Au Kenya, les pluies ne tombent plus seulement du ciel. Elles emportent avec elles des vies, des foyers et des équilibres déjà fragiles. Depuis le début du mois de mars, les inondations ont fait au moins 110 morts et déplacé des milliers de familles. À mesure que les eaux montent, c’est une tragédie humaine qui se dessine, mais aussi une crise structurelle qui se dévoile au grand jour.
La catastrophe, qui touche désormais 30 comtés sur 47, illustre une réalité inquiétante : les phénomènes climatiques extrêmes ne sont plus des événements exceptionnels, mais des crises récurrentes. De Nairobi à la vallée du Rift, en passant par l’est du pays, aucune région n’est véritablement épargnée. Et derrière les chiffres alarmants, le Kenya est-il réellement préparé à faire face à cette nouvelle normalité climatique ?
Une catastrophe naturelle amplifiée par la vulnérabilité humaine
Les inondations qui frappent le Kenya trouvent en partie leur origine dans des pluies exceptionnellement abondantes, que les autorités attribuent au dérèglement climatique. Mais réduire la crise à ce seul facteur serait incomplet. Car si la nature déclenche, ce sont souvent les fragilités humaines qui aggravent.
À Nairobi, la capitale la plus touchée avec 37 morts, l’urbanisation rapide et souvent anarchique a créé des zones à haut risque. Des habitations précaires se sont multipliées dans des zones inondables, le long des rivières ou sur des terrains mal drainés. Résultat : à chaque forte pluie, des quartiers entiers se retrouvent submergés en quelques heures.

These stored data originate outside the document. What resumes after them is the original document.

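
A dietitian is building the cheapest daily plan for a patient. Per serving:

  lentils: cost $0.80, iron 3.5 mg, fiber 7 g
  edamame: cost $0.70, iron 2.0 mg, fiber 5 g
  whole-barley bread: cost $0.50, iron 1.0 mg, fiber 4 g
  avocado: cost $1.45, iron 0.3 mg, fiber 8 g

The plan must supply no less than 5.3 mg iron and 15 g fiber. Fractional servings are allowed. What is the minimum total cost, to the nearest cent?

Minimising a linear cost over {iron ≥ 5.3, fiber ≥ 15, servings ≥ 0} — the optimum is at a vertex, using one or two foods.
lentils only: max(5.3/3.5, 15/7) = 2.143 servings → $1.71.
edamame only: max(5.3/2.0, 15/5) = 3 servings → $2.10.
whole-barley bread only: max(5.3/1.0, 15/4) = 5.3 servings → $2.65.
avocado only: max(5.3/0.3, 15/8) = 17.67 servings → $25.62.
lentils + edamame: intersection lies outside the first quadrant.
lentils + whole-barley bread with both tight: 0.8857 servings and 2.2 servings → $1.81.
lentils + avocado with both tight: 1.463 servings and 0.5946 servings → $2.03.
edamame + whole-barley bread with both tight: 2.067 servings and 1.167 servings → $2.03.
edamame + avocado with both tight: 2.614 servings and 0.2414 servings → $2.18.
whole-barley bread + avocado: the both-tight solution has a negative serving — not a feasible corner.
Cheapest feasible corner: $1.71.

$1.71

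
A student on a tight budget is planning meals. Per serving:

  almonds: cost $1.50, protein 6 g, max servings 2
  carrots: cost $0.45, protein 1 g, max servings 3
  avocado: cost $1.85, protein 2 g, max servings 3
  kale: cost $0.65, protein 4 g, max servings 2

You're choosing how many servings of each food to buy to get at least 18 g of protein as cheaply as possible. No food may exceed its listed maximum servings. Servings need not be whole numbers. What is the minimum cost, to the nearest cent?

$3.80

Cost per g of protein: kale $0.1625, almonds $0.2500, carrots $0.4500, avocado $0.9250.
Take 2 servings of kale: +8.0 g protein for $1.30 (total $1.30, still need 10.0 g).
Take 1.667 servings of almonds: +10.0 g protein for $2.50 (total $3.80, still need 0.0 g).
Greedy by cheapest-per-g is optimal for a single linear constraint, so the minimum cost is $3.80.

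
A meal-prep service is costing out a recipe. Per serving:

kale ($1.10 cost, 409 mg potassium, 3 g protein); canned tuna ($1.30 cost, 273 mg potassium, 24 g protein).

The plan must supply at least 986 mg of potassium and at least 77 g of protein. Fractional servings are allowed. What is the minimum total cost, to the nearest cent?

$4.45

Two binding constraints pin down two serving amounts, so the optimal mix uses at most two foods. The candidates are each food alone (scaled to the tighter of potassium/protein) and each pair with both constraints tight.
kale only: max(986/409, 77/3) = 25.67 servings → $28.23.
canned tuna only: max(986/273, 77/24) = 3.612 servings → $4.70.
kale + canned tuna with both tight: 0.2938 servings and 3.172 servings → $4.45.
The minimum over all feasible corners is $4.45.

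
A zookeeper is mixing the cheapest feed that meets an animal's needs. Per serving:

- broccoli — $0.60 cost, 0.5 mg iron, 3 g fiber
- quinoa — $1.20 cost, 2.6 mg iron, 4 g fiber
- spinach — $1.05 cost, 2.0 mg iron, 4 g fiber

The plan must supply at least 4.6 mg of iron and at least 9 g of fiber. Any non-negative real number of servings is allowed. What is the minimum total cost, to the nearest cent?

$2.39

Compare the cost at each extreme point of the feasible region.
broccoli only: max(4.6/0.5, 9/3) = 9.2 servings → $5.52.
quinoa only: max(4.6/2.6, 9/4) = 2.25 servings → $2.70.
spinach only: max(4.6/2.0, 9/4) = 2.3 servings → $2.42.
broccoli + quinoa with both tight: 0.8621 servings and 1.603 servings → $2.44.
broccoli + spinach with both targets exact would need a negative amount; discard.
quinoa + spinach with both tight: 0.1667 servings and 2.083 servings → $2.39.
Cheapest feasible corner: $2.39.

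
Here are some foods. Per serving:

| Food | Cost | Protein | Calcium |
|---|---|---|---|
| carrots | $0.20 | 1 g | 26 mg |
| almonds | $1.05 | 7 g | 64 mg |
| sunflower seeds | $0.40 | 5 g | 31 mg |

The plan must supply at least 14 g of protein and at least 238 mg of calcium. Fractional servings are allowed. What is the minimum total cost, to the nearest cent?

$2.04

Compare the cost at each extreme point of the feasible region.
carrots only: max(14/1, 238/26) = 14 servings → $2.80.
almonds only: max(14/7, 238/64) = 3.719 servings → $3.90.
sunflower seeds only: max(14/5, 238/31) = 7.677 servings → $3.07.
carrots + almonds with both tight: 6.525 servings and 1.068 servings → $2.43.
carrots + sunflower seeds with both tight: 7.636 servings and 1.273 servings → $2.04.
almonds + sunflower seeds with both targets exact would need a negative amount; discard.
So the least-cost plan costs $2.04.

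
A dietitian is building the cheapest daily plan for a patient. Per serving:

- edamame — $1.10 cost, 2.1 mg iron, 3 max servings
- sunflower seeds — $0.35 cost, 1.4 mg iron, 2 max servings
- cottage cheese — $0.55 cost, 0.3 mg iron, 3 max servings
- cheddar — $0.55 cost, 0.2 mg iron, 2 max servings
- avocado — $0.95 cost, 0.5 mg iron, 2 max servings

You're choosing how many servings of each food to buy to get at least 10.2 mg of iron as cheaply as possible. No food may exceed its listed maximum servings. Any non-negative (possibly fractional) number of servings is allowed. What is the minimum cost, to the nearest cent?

Cost per mg of iron: sunflower seeds $0.2500, edamame $0.5238, cottage cheese $1.8333, avocado $1.9000, cheddar $2.7500.
Take 2 servings of sunflower seeds: +2.8 mg iron for $0.70 (total $0.70, still need 7.4 mg).
Take 3 servings of edamame: +6.3 mg iron for $3.30 (total $4.00, still need 1.1 mg).
Take 3 servings of cottage cheese: +0.9 mg iron for $1.65 (total $5.65, still need 0.2 mg).
Take 0.4 servings of avocado: +0.2 mg iron for $0.38 (total $6.03, still need 0.0 mg).
Filling from the cheapest source first is optimal under one linear minimum: $6.03.

$6.03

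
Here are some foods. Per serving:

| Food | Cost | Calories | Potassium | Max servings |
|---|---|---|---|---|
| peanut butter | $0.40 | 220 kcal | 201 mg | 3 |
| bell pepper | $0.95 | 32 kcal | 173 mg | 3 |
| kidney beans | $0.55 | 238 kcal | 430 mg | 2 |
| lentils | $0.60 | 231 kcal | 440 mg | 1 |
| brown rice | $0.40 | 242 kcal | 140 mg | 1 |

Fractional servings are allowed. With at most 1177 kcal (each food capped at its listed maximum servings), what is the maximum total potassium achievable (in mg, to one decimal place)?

Potassium per kcal: bell pepper 5.406, lentils 1.905, kidney beans 1.807, peanut butter 0.9136, brown rice 0.5785.
Take 3 servings of bell pepper: uses 96 kcal, +519.0 mg potassium (running total 519.0 mg).
Take 1 serving of lentils: uses 231 kcal, +440.0 mg potassium (running total 959.0 mg).
Take 2 servings of kidney beans: uses 476 kcal, +860.0 mg potassium (running total 1819.0 mg).
Take 1.7 servings of peanut butter: uses 374 kcal, +341.7 mg potassium (running total 2160.7 mg).
Greedy by best ratio exhausts the calories allowance optimally: 2160.7 mg.

2160.7 mg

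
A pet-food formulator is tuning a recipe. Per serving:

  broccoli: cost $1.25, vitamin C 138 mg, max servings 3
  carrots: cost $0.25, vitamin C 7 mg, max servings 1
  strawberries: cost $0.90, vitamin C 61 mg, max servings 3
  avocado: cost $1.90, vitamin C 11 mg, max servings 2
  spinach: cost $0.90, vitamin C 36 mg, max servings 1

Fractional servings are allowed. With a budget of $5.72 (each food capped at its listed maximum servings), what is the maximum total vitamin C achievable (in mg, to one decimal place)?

Vitamin C per dollar: broccoli 110.4, strawberries 67.78, spinach 40, carrots 28, avocado 5.789.
Take 3 servings of broccoli: spends $3.75, +414.0 mg vitamin C (running total 414.0 mg).
Take 2.189 servings of strawberries: spends $1.97, +133.5 mg vitamin C (running total 547.5 mg).
Greedy by best ratio exhausts the cost allowance optimally: 547.5 mg.

547.5 mg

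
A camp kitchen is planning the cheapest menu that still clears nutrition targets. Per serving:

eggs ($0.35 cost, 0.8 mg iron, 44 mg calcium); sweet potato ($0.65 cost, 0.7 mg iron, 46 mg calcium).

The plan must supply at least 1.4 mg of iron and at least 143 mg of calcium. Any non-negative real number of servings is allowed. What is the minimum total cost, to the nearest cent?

$1.14

An LP optimum is at a vertex; with two nutrient constraints at most two foods are used. Check each candidate.
eggs only: max(1.4/0.8, 143/44) = 3.25 servings → $1.14.
sweet potato only: max(1.4/0.7, 143/46) = 3.109 servings → $2.02.
eggs + sweet potato: the both-tight solution has a negative serving — not a feasible corner.
The minimum over all feasible corners is $1.14.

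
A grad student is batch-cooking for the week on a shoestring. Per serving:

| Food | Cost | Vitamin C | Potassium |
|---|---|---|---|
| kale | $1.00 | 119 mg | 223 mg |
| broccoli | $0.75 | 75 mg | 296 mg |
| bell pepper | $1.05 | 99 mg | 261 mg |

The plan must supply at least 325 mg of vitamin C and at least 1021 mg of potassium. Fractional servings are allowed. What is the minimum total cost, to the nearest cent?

This is a tiny linear program; its minimum lies at a vertex of the feasible set. List the vertices and price them.
kale only: max(325/119, 1021/223) = 4.578 servings → $4.58.
broccoli only: max(325/75, 1021/296) = 4.333 servings → $3.25.
bell pepper only: max(325/99, 1021/261) = 3.912 servings → $4.11.
kale + broccoli with both tight: 1.061 servings and 2.65 servings → $3.05.
kale + bell pepper: intersection lies outside the first quadrant.
broccoli + bell pepper with both tight: 1.671 servings and 2.017 servings → $3.37.
Cheapest feasible corner: $3.05.

$3.05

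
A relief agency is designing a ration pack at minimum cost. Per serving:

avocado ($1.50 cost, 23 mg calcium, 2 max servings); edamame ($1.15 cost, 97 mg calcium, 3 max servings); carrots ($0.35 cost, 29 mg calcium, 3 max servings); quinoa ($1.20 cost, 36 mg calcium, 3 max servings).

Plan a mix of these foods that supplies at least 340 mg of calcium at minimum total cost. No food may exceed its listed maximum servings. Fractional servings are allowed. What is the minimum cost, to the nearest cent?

$4.04

Cost per mg of calcium: edamame $0.0119, carrots $0.0121, quinoa $0.0333, avocado $0.0652.
Take 3 servings of edamame: +291.0 mg calcium for $3.45 (total $3.45, still need 49.0 mg).
Take 1.69 servings of carrots: +49.0 mg calcium for $0.59 (total $4.04, still need 0.0 mg).
Filling from the cheapest source first is optimal under one linear minimum: $4.04.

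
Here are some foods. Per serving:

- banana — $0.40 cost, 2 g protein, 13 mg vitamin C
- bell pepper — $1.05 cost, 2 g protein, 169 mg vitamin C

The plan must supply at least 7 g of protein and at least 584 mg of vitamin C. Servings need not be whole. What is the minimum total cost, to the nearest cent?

$3.64

Compare the cost at each extreme point of the feasible region.
banana only: max(7/2, 584/13) = 44.92 servings → $17.97.
bell pepper only: max(7/2, 584/169) = 3.5 servings → $3.67.
banana + bell pepper with both tight: 0.04808 servings and 3.452 servings → $3.64.
So the least-cost plan costs $3.64.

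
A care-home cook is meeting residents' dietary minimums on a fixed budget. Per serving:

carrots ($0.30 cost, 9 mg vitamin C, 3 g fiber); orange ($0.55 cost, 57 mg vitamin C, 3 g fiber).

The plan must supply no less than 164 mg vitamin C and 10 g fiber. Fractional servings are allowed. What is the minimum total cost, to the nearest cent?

For a min-cost LP with two ≥-constraints, a basic feasible solution has at most two positive variables.
carrots only: max(164/9, 10/3) = 18.22 servings → $5.47.
orange only: max(164/57, 10/3) = 3.333 servings → $1.83.
carrots + orange with both tight: 0.5417 servings and 2.792 servings → $1.70.
The minimum over all feasible corners is $1.70.

$1.70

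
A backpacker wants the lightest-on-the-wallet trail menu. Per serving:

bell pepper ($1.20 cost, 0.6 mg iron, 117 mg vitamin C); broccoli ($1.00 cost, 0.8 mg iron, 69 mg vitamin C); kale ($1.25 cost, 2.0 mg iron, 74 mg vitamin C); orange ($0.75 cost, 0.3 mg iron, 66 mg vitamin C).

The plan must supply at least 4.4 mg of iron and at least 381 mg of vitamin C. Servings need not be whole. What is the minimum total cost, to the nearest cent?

Compare the cost at each extreme point of the feasible region.
bell pepper only: max(4.4/0.6, 381/117) = 7.333 servings → $8.80.
broccoli only: max(4.4/0.8, 381/69) = 5.522 servings → $5.52.
kale only: max(4.4/2.0, 381/74) = 5.149 servings → $6.44.
orange only: max(4.4/0.3, 381/66) = 14.67 servings → $11.00.
bell pepper + broccoli with both tight: 0.02299 servings and 5.483 servings → $5.51.
bell pepper + kale with both tight: 2.302 servings and 1.509 servings → $4.65.
bell pepper + orange: intersection lies outside the first quadrant.
broccoli + kale: intersection lies outside the first quadrant.
broccoli + orange with both tight: 5.486 servings and 0.03738 servings → $5.51.
kale + orange with both tight: 1.604 servings and 3.974 servings → $4.99.
So the least-cost plan costs $4.65.

$4.65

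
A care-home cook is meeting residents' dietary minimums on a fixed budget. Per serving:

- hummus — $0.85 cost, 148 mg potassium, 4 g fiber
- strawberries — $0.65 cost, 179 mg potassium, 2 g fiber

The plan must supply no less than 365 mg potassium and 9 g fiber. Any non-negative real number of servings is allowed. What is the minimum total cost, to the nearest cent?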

Dans les zones rurales, la situation n’est guère meilleure. La crue du fleuve Tana a englouti des hectares de terres agricoles, compromettant les moyens de subsistance de milliers de familles. À l’ouest, la rivière Nyando a débordé, coupant des axes stratégiques comme le pont d’Ahero, essentiel pour les échanges vers l’Ouganda. Au-delà de la tragédie humaine, c’est donc toute l’économie locale qui vacille.
Qui est responsable ?
Le gouvernement kényan pointe du doigt le changement climatique, une explication largement partagée par la communauté scientifique. L’intensification des pluies, l’imprévisibilité des saisons et la montée des eaux s’inscrivent dans une tendance globale. Mais cette explication, bien que pertinente, ne suffit pas à exonérer les responsabilités internes.
Des organisations comme Greenpeace rappellent que certaines politiques publiques aggravent la situation. La déforestation massive près de 85 000 hectares de forêts perdus chaque année réduit considérablement la capacité des sols à absorber l’eau. Moins d’arbres, c’est plus de ruissellement, et donc plus d’inondations.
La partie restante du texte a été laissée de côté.